Jalen Moore

Personal information
- Born: August 21, 1995 (age 30) Logan, Utah, U.S.
- Listed height: 6 ft 8 in (2.03 m)
- Listed weight: 218 lb (99 kg)

Career information
- High school: Sky View (Smithfield, Utah)
- College: Utah State (2013–2017)
- NBA draft: 2017: undrafted
- Position: Small forward

Career highlights
- 2× Second-team All-Mountain West (2015, 2017);
- Stats at Basketball Reference

= Jalen Moore (basketball, born 1995) =

American basketball player

Jalen Dwaine Moore (born August 21, 1995) is an American former basketball player. He played college basketball for Utah State University.

==College career==
Moore came to Utah State from Sky View High School. His father, Jimmy Moore, had been a standout player for the Aggies and is in the school's athletic Hall of Fame.
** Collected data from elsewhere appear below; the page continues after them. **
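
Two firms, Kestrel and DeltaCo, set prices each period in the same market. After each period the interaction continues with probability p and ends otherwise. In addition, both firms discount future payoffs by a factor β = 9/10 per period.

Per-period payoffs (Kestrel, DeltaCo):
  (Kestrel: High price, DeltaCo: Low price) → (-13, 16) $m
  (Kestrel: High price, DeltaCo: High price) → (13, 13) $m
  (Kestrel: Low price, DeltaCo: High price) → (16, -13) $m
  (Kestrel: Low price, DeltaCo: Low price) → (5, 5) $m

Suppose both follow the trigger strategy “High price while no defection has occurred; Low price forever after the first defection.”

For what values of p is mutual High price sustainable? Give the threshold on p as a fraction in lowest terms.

10/33

With continuation probability p and discount β, the effective per-period discount factor is βp.
Grim-trigger IC: βp ≥ (16−13)/(16−5) = 3/11.
So p ≥ (3/11)/(9/10) = 10/33.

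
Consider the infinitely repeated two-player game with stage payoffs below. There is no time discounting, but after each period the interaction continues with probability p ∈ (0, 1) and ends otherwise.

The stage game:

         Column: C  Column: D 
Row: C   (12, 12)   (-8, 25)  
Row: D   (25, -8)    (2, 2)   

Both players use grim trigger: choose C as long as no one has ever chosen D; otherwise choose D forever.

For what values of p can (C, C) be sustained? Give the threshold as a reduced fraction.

Expected cooperation value is 12 + p·12 + p²·12 + … = 12/(1−p); deviation gives 25 + p·2/(1−p).
12 ≥ 25(1−p) + 2p ⇒ 23p ≥ 13 ⇒ p ≥ 13/23.

13/23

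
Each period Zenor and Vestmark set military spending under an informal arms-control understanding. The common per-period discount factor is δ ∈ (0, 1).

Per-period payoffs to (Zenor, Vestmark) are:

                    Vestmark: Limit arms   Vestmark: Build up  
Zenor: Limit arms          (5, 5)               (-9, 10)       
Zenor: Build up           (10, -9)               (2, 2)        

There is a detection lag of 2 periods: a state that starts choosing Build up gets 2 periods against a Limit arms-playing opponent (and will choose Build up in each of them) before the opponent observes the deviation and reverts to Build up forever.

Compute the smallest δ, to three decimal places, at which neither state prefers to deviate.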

Following his junior season, Moore declared his eligibility for the 2016 NBA draft, but opted to return for his senior season. As a senior, he was named second-team All-Mountain West Conference after averaging 16.6 points and 5.5 rebounds per game.

==Post-college==
After going undrafted in the 2017 NBA draft, Moore was signed to a two-way contract by the Milwaukee Bucks of the NBA on July 8, 2017. On September 10, 2017, the Bucks requested waivers on Moore prior to the start of training camp. During this time, Moore was dealing with anxiety issues that were worsening after his time in college ended. In March 2018, Moore wrote an article for the athlete-centered media outlet The Players’ Tribune titled “The Toughest Call of my Life.” In the article, Moore detailed the issues with anxiety and anxiety attacks which plagued him throughout his college career and ultimately led him to leave the NBA before his career began.